Yes, mcjnic, I think that's a fair assessment. I don't want to get too heady-sounding because I have a big bias when it comes to this subject and I realize it's easy for me to go off.
I was vindicated in a peculiar way, one day...years ago...
I was watching a movie that a friend recommended. It's called "Tous les Matins du Monde" -which translates to "All the Mornings of the World". It's set in the mid 17th century in France....powdered wig and snuff box days...
There's this musician named St. Colombe. He has dedicated his life to his wife and playing music on an instrument called a viol da gamba -which is something like a cello....kinda. He has two daughters who he teaches to play. He plays a few gigs here and there and his life is very complete and he is very happy, etc.
Then, his wife dies and he is distraught. he begins to immerse himself totally into the music. He goes so deep into the music that he somehow is able to conjure up visitations from the ghost of his wife....or he is hallucinating from depression and sheer exhaustion.
One day, while practicing, a courtier from the King's orchestra is sent to inform St. Colombe that he has been invited to join the King's orchestra where he will be well-paid...but, to make a long story short, he'd have to compromise his music to become a subordinate.
He refuses the offer and basically tells the guy that he'd rather play to his chickens and pigs in the freedom of his own creation than he would to play for the bourgeoise.
The courtier is insulted and vows to come back...which he does. They try to pressure St. Colombe into joining the Kings band ...He won't join. They blacklist him. They know that St. Colombe is renowned for his dedication to playing. The King actually respects him in a way. But, still, they do everything they can to put him in his place and teach him a lesson. But he doesn't care about any of it. In fact, he's not a very good dad, either. His priority is the music. He disregards his own daughters many times because he forgets them while he is practicing.
Later, St. Colombe takes on a student (Marin Marais) and begins to teach him some of the secrets he has attained over the years. Eventually Marais gets really, REALLY good...but then HE sells out and joins the King's orchestra. This disappoints St. Colombe and everything comes spiral downward from there.

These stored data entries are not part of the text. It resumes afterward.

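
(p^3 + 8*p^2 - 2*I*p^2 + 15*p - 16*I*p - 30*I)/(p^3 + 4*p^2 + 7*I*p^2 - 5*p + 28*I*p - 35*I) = (p^2 + p*(3 - 2*I) - 6*I)/(p^2 + p*(-1 + 7*I) - 7*I)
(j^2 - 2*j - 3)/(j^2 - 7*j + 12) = (j + 1)/(j - 4)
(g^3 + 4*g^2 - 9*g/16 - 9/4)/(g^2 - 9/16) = g + 4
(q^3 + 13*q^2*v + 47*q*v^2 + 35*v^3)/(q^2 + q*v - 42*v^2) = (q^2 + 6*q*v + 5*v^2)/(q - 6*v)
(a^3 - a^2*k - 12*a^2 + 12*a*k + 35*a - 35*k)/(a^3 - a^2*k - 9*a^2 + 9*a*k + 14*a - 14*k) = (a - 5)/(a - 2)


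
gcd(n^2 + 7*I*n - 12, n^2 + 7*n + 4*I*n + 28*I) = n + 4*I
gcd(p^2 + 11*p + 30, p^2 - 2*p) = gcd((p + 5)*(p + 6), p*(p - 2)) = 1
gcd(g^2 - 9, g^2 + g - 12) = g - 3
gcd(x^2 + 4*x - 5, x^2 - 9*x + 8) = x - 1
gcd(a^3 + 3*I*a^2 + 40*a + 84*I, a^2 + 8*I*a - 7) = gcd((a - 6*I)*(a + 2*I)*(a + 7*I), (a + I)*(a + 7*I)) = a + 7*I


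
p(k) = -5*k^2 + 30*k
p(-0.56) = -18.37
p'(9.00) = -60.00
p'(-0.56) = 35.60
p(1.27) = 30.04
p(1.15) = 27.89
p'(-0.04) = 30.40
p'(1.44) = 15.60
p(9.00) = -135.00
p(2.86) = 44.90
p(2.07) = 40.68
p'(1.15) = 18.50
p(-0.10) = -3.05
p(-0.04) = -1.21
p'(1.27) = 17.30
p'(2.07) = 9.30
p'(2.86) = 1.40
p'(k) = 30 - 10*k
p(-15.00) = -1575.00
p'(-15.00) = 180.00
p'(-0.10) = 31.00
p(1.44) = 32.83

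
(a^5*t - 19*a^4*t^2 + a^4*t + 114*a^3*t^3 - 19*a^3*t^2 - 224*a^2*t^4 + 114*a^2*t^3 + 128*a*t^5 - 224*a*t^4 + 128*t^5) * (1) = a^5*t - 19*a^4*t^2 + a^4*t + 114*a^3*t^3 - 19*a^3*t^2 - 224*a^2*t^4 + 114*a^2*t^3 + 128*a*t^5 - 224*a*t^4 + 128*t^5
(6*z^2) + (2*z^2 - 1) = 8*z^2 - 1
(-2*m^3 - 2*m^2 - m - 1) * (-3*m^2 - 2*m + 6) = 6*m^5 + 10*m^4 - 5*m^3 - 7*m^2 - 4*m - 6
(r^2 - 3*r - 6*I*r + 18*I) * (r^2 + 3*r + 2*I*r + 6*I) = r^4 - 4*I*r^3 + 3*r^2 + 36*I*r - 108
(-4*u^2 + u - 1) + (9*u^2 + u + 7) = 5*u^2 + 2*u + 6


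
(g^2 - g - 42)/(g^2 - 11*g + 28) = (g + 6)/(g - 4)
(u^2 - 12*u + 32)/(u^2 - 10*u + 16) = (u - 4)/(u - 2)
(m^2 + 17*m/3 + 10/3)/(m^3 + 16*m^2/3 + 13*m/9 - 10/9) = 3/(3*m - 1)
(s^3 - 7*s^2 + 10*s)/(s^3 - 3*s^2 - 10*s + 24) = s*(s - 5)/(s^2 - s - 12)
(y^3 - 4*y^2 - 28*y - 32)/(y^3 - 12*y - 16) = (y - 8)/(y - 4)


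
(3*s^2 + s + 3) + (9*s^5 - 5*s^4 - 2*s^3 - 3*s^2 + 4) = 9*s^5 - 5*s^4 - 2*s^3 + s + 7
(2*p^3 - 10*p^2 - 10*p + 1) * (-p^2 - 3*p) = -2*p^5 + 4*p^4 + 40*p^3 + 29*p^2 - 3*p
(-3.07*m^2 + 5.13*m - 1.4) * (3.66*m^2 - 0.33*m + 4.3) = -11.2362*m^4 + 19.7889*m^3 - 20.0179*m^2 + 22.521*m - 6.02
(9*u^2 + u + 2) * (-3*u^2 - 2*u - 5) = -27*u^4 - 21*u^3 - 53*u^2 - 9*u - 10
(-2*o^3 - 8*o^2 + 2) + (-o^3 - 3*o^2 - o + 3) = -3*o^3 - 11*o^2 - o + 5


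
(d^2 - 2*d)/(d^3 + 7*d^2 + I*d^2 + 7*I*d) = (d - 2)/(d^2 + d*(7 + I) + 7*I)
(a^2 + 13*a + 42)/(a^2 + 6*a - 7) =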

What does this have to do with thoughts on jazz sized drum kits? HAHAH! nothing.Burger Kin
And yet, this movie drew a lot of parallels for me that would apply to the understanding I've always had about the kind jazz players who really live inside the jazz lifestyle -even insofar as the similarities between the pickiness of the musician when it comes to his/her instrument. There is a great scene in the movie regarding instruments, too. (There! I tied it into the topic! heh heh)
It's really a good movie. If you can extrapolate information, then you'll understand how it's a jazz movie...with just a bit of imagination! You gotta look beyond the powdered wigs and fancy-lad look of the era, though...You gotta change the instrument...and it's subtitledMister T. But, of all the jazzy movies I've ever watched, it's by far the most "jazz" of them all -and it's not about jazz! (But oh, those parallels!) St. Colombe was the John Coltrane of the mid-17th century. And the King's orchestra, of course, represents the the music biz and the system that imposes restrictions on art.
Jazz is like St. Colombe. It's the constant fight to be free -sometimes, literally from note-to-note -and always in the moment...and then you get there for a moment and then...it's gone. Take every atom and electron in your body, disintegrate them, rearrange them and then reassemble them so that you never lose yourself or get too discombobulated and then imagine doing the same thing with other musicians who can also disassemble themselves, interact with all the other disassembled particles and then reassemble themselves at the end.
In some styles of music, you walk a path. Some paths have footprints that have been followed so exactly, each print is individually indented into the pavement. And when you walk that path, you take each step the same as everyone else who walked the path before.
In jazz you walk a path, too, but you walk it differently each time. You don't care to take the exact same steps as anyone else. You don't think about it...because you are absorbed into the entire experience and not just on where you're placing your feet. But you stay on the path, nonetheless. You start out as yourself. You see a forest ahead. You walk into it. You become a part of the forest for a few moments and then you emerge at the other side as yourself...but always slightly changed from the experience. Remember how The Fantastic Four went into outer space and were bombarded by cosmic rays that gave them super power? yeah....jazz is like that. singer
Maybe jazz sized sets are the way they are because they're just cooler? Maybe they started out as a regular sized set, but then got bombarded by cosmic rays? Perhaps...perhaps.